PEng4NN: An Accurate Performance Estimation Engine for Efficient Automated Neural Network Architecture Search. (arXiv:2101.04185v1 [cs.LG])

Neural network (NN) models are increasingly used in scientific simulations,
AI, and other high performance computing (HPC) fields to extract knowledge from
datasets. Each dataset requires tailored NN model architecture, but designing
structures by hand is a time-consuming and error-prone process. Neural
architecture search (NAS) automates the design of NN architectures. NAS
attempts to find well-performing NN models for specialized datsets, where
performance is measured by key metrics that capture the NN capabilities (e.g.,
accuracy of classification of samples in a dataset). Existing NAS methods are
resource intensive, especially when searching for highly accurate models for
larger and larger datasets.

To address this problem, we propose a performance estimation strategy that
reduces the resources for training NNs and increases NAS throughput without
jeopardizing accuracy.
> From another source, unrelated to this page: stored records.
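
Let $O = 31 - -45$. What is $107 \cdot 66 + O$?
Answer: $7138$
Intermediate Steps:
$O = 76$ ($O = 31 + 45 = 76$)
$107 \cdot 66 + O = 107 \cdot 66 + 76 = 7062 + 76 = 7138$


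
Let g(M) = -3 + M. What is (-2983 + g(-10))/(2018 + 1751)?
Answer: -2996/3769 ≈ -0.79491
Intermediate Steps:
(-2983 + g(-10))/(2018 + 1751) = (-2983 + (-3 - 10))/(2018 + 1751) = (-2983 - 13)/3769 = -2996*1/3769 = -2996/3769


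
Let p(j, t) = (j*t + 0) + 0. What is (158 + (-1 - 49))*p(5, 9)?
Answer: 4860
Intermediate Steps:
p(j, t) = j*t (p(j, t) = j*t + 0 = j*t)
(158 + (-1 - 49))*p(5, 9) = (158 + (-1 - 49))*(5*9) = (158 - 50)*45 = 108*45 = 4860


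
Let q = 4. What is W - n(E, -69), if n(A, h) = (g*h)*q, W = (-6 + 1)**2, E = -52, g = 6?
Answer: 1681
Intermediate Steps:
W = 25 (W = (-5)**2 = 25)
n(A, h) = 24*h (n(A, h) = (6*h)*4 = 24*h)
W - n(E, -69) = 25 - 24*(-69) = 25 - 1*(-1656) = 25 + 1656 = 1681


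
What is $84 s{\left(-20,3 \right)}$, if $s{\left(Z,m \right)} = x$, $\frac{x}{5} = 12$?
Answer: $5040$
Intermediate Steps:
$x = 60$ ($x = 5 \cdot 12 = 60$)
$s{\left(Z,m \right)} = 60$
$84 s{\left(-20,3 \right)} = 84 \cdot 60 = 5040$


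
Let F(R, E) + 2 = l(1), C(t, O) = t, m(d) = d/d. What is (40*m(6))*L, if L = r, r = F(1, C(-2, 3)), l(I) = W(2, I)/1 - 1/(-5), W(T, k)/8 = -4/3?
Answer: -1496/3 ≈ -498.67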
We implement our strategy via an engine called PEng4NN
that plugs into existing NAS methods; in doing so, PEng4NN predicts the final
accuracy of NNs early in the training process, informs the NAS of NN
performance, and thus enables the NAS to terminate training NNs early. We
assess our engine on three diverse datasets (i.e., CIFAR-100, Fashion MNIST,
and SVHN). By reducing the training epochs needed, our engine achieves
substantial throughput gain; on average, our engine saves $61%$ to $82%$ of
training epochs, increasing throughput by a factor of 2.5 to 5 compared to a
state-of-the-art NAS method. We achieve this gain without compromising
accuracy, as we demonstrate with two key outcomes. First, across all our tests,
between $74%$ and $97%$ of the ground truth best models lie in our set of
predicted best models. Second, the accuracy distributions of the ground truth
best models and our predicted best models are comparable, with the mean
accuracy values differing by at most .7 percentage points across all tests.